Protein-level disorder scores were computed using IUPred, and proteins were classified as IDP-rich based on their overall disorder fraction. We compared disorder-related features between stress and non-stress conditions within each species using non-parametric tests and effect size estimates, and further assessed their predictive value using generalized linear models.
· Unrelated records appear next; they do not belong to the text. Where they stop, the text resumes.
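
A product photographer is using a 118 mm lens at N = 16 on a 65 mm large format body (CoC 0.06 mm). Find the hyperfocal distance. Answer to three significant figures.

Hyperfocal distance H = f²/(N·c) + f = 118²/(16 × 0.06) + 118 = 13924/0.96 + 118 ≈ 14622.2 mm ≈ 14.6 m.

14.6 m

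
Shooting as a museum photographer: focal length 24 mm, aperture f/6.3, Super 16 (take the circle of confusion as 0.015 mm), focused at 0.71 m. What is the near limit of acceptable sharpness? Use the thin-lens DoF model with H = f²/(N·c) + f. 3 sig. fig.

Hyperfocal distance H = f²/(N·c) + f = 24²/(6.3 × 0.015) + 24 = 576/0.0945 + 24 ≈ 6119.2 mm ≈ 6.119 m.
Near limit Dn = s·(H − f)/(H + s − 2f) = 710 × (6119.2 − 24) / (6119.2 + 710 − 2 × 24) = 710 × 6095.2 / 6781.2 ≈ 638.18 mm ≈ 0.638 m.

0.638 m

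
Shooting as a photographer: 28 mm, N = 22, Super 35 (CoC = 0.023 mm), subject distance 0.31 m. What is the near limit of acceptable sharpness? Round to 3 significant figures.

262 mm

Hyperfocal distance H = f²/(N·c) + f = 28²/(22 × 0.023) + 28 = 784/0.506 + 28 ≈ 1577.4 mm ≈ 1.577 m.
Near limit Dn = s·(H − f)/(H + s − 2f) = 310 × (1577.4 − 28) / (1577.4 + 310 − 2 × 28) = 310 × 1549.4 / 1831.4 ≈ 262.27 mm.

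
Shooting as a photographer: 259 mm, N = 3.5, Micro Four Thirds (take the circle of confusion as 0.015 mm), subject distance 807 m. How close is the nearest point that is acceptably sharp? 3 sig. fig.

Hyperfocal distance H = f²/(N·c) + f = 259²/(3.5 × 0.015) + 259 = 67081/0.0525 + 259 ≈ 1277992.3 mm ≈ 1278 m.
Near limit Dn = s·(H − f)/(H + s − 2f) = 807000 × (1277992.3 − 259) / (1277992.3 + 807000 − 2 × 259) = 807000 × 1277733.3 / 2084474.3 ≈ 494672 mm ≈ 495 m.

495 m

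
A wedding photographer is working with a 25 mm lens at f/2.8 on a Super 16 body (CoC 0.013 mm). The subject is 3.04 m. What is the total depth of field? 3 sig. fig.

Hyperfocal distance H = f²/(N·c) + f = 25²/(2.8 × 0.013) + 25 = 625/0.0364 + 25 ≈ 17195.3 mm ≈ 17.20 m.
Near limit Dn = s·(H − f)/(H + s − 2f) = 3040 × (17195.3 − 25) / (17195.3 + 3040 − 2 × 25) = 3040 × 17170.3 / 20185.3 ≈ 2585.9 mm.
Far limit Df = s·(H − f)/(H − s) = 3040 × (17195.3 − 25) / (17195.3 − 3040) = 3040 × 17170.3 / 14155.3 ≈ 3687.5 mm.
Depth of field = Df − Dn = 3687.5 − 2585.9 ≈ 1101.6 mm ≈ 1.10 m.

1.10 m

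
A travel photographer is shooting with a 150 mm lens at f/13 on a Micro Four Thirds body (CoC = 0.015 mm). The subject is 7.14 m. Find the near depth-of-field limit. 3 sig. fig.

Hyperfocal distance H = f²/(N·c) + f = 150²/(13 × 0.015) + 150 = 22500/0.195 + 150 ≈ 115534.6 mm ≈ 115.5 m.
Near limit Dn = s·(H − f)/(H + s − 2f) = 7140 × (115534.6 − 150) / (115534.6 + 7140 − 2 × 150) = 7140 × 115384.6 / 122374.6 ≈ 6732.2 mm ≈ 6.73 m.

6.73 m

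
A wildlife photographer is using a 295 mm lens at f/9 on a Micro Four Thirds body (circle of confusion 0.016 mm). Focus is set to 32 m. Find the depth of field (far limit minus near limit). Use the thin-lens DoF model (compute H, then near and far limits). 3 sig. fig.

3.37 m

Hyperfocal distance H = f²/(N·c) + f = 295²/(9 × 0.016) + 295 = 87025/0.144 + 295 ≈ 604635.3 mm ≈ 604.6 m.
Near limit Dn = s·(H − f)/(H + s − 2f) = 32000 × (604635.3 − 295) / (604635.3 + 32000 − 2 × 295) = 32000 × 604340.3 / 636045.3 ≈ 30404.9 mm.
Far limit Df = s·(H − f)/(H − s) = 32000 × (604635.3 − 295) / (604635.3 − 32000) = 32000 × 604340.3 / 572635.3 ≈ 33771.7 mm.
Depth of field = Df − Dn = 33771.7 − 30404.9 ≈ 3366.8 mm ≈ 3.37 m.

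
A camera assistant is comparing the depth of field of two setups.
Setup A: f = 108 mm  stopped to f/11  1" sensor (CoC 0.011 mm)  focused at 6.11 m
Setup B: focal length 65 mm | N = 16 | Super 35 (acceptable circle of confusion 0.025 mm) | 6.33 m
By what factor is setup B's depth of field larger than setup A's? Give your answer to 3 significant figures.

Setup A: H = 108²/(11×0.011) + 108 ≈ 96504.7 mm; DoF = Df − Dn = 6515.69 − 5751.87 ≈ 763.82 mm.
Setup B: H = 65²/(16×0.025) + 65 ≈ 10627.5 mm; DoF = Df − Dn = 15558 − 3973 ≈ 11585 mm.
Ratio = 11585 / 763.82 ≈ 15.2.

15.2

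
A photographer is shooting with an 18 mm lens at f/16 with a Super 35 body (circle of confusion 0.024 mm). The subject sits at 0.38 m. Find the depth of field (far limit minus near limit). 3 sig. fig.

Hyperfocal distance H = f²/(N·c) + f = 18²/(16 × 0.024) + 18 = 324/0.384 + 18 ≈ 861.8 mm ≈ 0.862 m.
Near limit Dn = s·(H − f)/(H + s − 2f) = 380 × (861.8 − 18) / (861.8 + 380 − 2 × 18) = 380 × 843.8 / 1205.8 ≈ 265.91 mm.
Far limit Df = s·(H − f)/(H − s) = 380 × (861.8 − 18) / (861.8 − 380) = 380 × 843.8 / 481.8 ≈ 665.54 mm.
Depth of field = Df − Dn = 665.54 − 265.91 ≈ 399.63 mm.

400 mm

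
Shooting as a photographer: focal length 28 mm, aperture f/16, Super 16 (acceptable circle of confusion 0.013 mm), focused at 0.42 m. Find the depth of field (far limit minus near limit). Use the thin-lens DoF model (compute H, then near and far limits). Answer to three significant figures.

Hyperfocal distance H = f²/(N·c) + f = 28²/(16 × 0.013) + 28 = 784/0.208 + 28 ≈ 3797.2 mm ≈ 3.797 m.
Near limit Dn = s·(H − f)/(H + s − 2f) = 420 × (3797.2 − 28) / (3797.2 + 420 − 2 × 28) = 420 × 3769.2 / 4161.2 ≈ 380.435 mm.
Far limit Df = s·(H − f)/(H − s) = 420 × (3797.2 − 28) / (3797.2 − 420) = 420 × 3769.2 / 3377.2 ≈ 468.750 mm.
Depth of field = Df − Dn = 468.750 − 380.435 ≈ 88.315 mm.

88.3 mm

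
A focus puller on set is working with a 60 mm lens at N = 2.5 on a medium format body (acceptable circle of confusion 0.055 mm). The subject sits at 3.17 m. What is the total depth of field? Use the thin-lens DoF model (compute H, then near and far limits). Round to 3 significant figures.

0.764 m

Hyperfocal distance H = f²/(N·c) + f = 60²/(2.5 × 0.055) + 60 = 3600/0.1375 + 60 ≈ 26241.8 mm ≈ 26.24 m.
Near limit Dn = s·(H − f)/(H + s − 2f) = 3170 × (26241.8 − 60) / (26241.8 + 3170 − 2 × 60) = 3170 × 26181.8 / 29291.8 ≈ 2833.43 mm.
Far limit Df = s·(H − f)/(H − s) = 3170 × (26241.8 − 60) / (26241.8 − 3170) = 3170 × 26181.8 / 23071.8 ≈ 3597.30 mm.
Depth of field = Df − Dn = 3597.30 − 2833.43 ≈ 763.87 mm ≈ 0.764 m.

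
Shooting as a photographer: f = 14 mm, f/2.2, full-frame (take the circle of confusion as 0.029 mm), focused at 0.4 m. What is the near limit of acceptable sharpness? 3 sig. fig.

Hyperfocal distance H = f²/(N·c) + f = 14²/(2.2 × 0.029) + 14 = 196/0.0638 + 14 ≈ 3086.1 mm ≈ 3.086 m.
Near limit Dn = s·(H − f)/(H + s − 2f) = 400 × (3086.1 − 14) / (3086.1 + 400 − 2 × 14) = 400 × 3072.1 / 3458.1 ≈ 355.35 mm.

355 mm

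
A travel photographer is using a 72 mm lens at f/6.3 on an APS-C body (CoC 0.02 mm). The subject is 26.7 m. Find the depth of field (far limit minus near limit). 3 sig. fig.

59.5 m

Hyperfocal distance H = f²/(N·c) + f = 72²/(6.3 × 0.02) + 72 = 5184/0.126 + 72 ≈ 41214.9 mm ≈ 41.21 m.
Near limit Dn = s·(H − f)/(H + s − 2f) = 26700 × (41214.9 − 72) / (41214.9 + 26700 − 2 × 72) = 26700 × 41142.9 / 67770.9 ≈ 16209 mm.
Far limit Df = s·(H − f)/(H − s) = 26700 × (41214.9 − 72) / (41214.9 − 26700) = 26700 × 41142.9 / 14514.9 ≈ 75682 mm.
Depth of field = Df − Dn = 75682 − 16209 ≈ 59473 mm ≈ 59.5 m.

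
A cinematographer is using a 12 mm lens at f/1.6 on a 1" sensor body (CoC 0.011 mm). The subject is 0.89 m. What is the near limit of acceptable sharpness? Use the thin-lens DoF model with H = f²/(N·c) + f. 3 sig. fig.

0.804 m

Hyperfocal distance H = f²/(N·c) + f = 12²/(1.6 × 0.011) + 12 = 144/0.0176 + 12 ≈ 8193.8 mm ≈ 8.194 m.
Near limit Dn = s·(H − f)/(H + s − 2f) = 890 × (8193.8 − 12) / (8193.8 + 890 − 2 × 12) = 890 × 8181.8 / 9059.8 ≈ 803.75 mm ≈ 0.804 m.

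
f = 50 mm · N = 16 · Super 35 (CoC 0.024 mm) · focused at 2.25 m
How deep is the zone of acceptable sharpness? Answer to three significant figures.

Hyperfocal distance H = f²/(N·c) + f = 50²/(16 × 0.024) + 50 = 2500/0.384 + 50 ≈ 6560.4 mm ≈ 6.560 m.
Near limit Dn = s·(H − f)/(H + s − 2f) = 2250 × (6560.4 − 50) / (6560.4 + 2250 − 2 × 50) = 2250 × 6510.4 / 8710.4 ≈ 1681.7 mm.
Far limit Df = s·(H − f)/(H − s) = 2250 × (6560.4 − 50) / (6560.4 − 2250) = 2250 × 6510.4 / 4310.4 ≈ 3398.4 mm.
Depth of field = Df − Dn = 3398.4 − 1681.7 ≈ 1716.7 mm ≈ 1.72 m.

1.72 m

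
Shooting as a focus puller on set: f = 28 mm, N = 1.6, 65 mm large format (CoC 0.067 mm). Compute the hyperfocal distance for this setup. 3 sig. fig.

Hyperfocal distance H = f²/(N·c) + f = 28²/(1.6 × 0.067) + 28 = 784/0.1072 + 28 ≈ 7341.4 mm ≈ 7.34 m.

7.34 m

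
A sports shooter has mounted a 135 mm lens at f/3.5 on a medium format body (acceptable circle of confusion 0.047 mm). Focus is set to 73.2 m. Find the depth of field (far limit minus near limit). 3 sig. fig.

171 m

Hyperfocal distance H = f²/(N·c) + f = 135²/(3.5 × 0.047) + 135 = 18225/0.1645 + 135 ≈ 110925.3 mm ≈ 110.9 m.
Near limit Dn = s·(H − f)/(H + s − 2f) = 73200 × (110925.3 − 135) / (110925.3 + 73200 − 2 × 135) = 73200 × 110790.3 / 183855.3 ≈ 44110 mm.
Far limit Df = s·(H − f)/(H − s) = 73200 × (110925.3 − 135) / (110925.3 − 73200) = 73200 × 110790.3 / 37725.3 ≈ 214971 mm.
Depth of field = Df − Dn = 214971 − 44110 ≈ 170861 mm ≈ 171 m.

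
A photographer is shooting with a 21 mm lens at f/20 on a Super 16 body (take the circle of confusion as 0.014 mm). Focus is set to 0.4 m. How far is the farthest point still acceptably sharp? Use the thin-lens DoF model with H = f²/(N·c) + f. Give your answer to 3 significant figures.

0.527 m

Hyperfocal distance H = f²/(N·c) + f = 21²/(20 × 0.014) + 21 = 441/0.28 + 21 ≈ 1596.0 mm ≈ 1.596 m.
Far limit Df = s·(H − f)/(H − s) = 400 × (1596.0 − 21) / (1596.0 − 400) = 400 × 1575.0 / 1196.0 ≈ 526.76 mm ≈ 0.527 m.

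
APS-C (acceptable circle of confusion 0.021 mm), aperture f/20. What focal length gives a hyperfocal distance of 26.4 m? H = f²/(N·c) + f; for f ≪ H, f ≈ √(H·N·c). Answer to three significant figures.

From H = f²/(N·c) + f, with f ≪ H: f ≈ √(H·N·c) = √(26400 × 20 × 0.021) = √11088 ≈ 105.3 mm.
The +f correction barely moves this — solving exactly, f² + N·c·f − N·c·H = 0 ⇒ f = (−N·c + √((N·c)² + 4·N·c·H))/2 = (−0.42 + √44352)/2 ≈ 105.09 mm, so f ≈ 105 mm.

105 mm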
Across all four species, stress and non-stress proteins exhibited largely overlapping disorder distributions within the IDP-rich subset. While Wilcoxon tests identified statistically significant differences in some species, effect sizes were consistently small, as reflected by negligible Cliff’s delta values. Logistic regression analyses indicated that disorder fraction and proline content showed weak but statistically detectable associations with stress status, whereas protein length emerged as a stronger and more consistent predictor. Multivariate analyses did not reveal a clear separation between stress and non-stress proteins based solely on disorder-related features.
Taken together, these results suggest that, among IDP-rich proteins, intrinsic disorder alone does not robustly distinguish stress-associated proteins from non-stress proteins across plant species. Instead, protein length and compositional features appear to contribute more substantially to stress-related differences, underscoring the need to interpret disorder in the context of broader sequence properties rather than as an isolated determinant.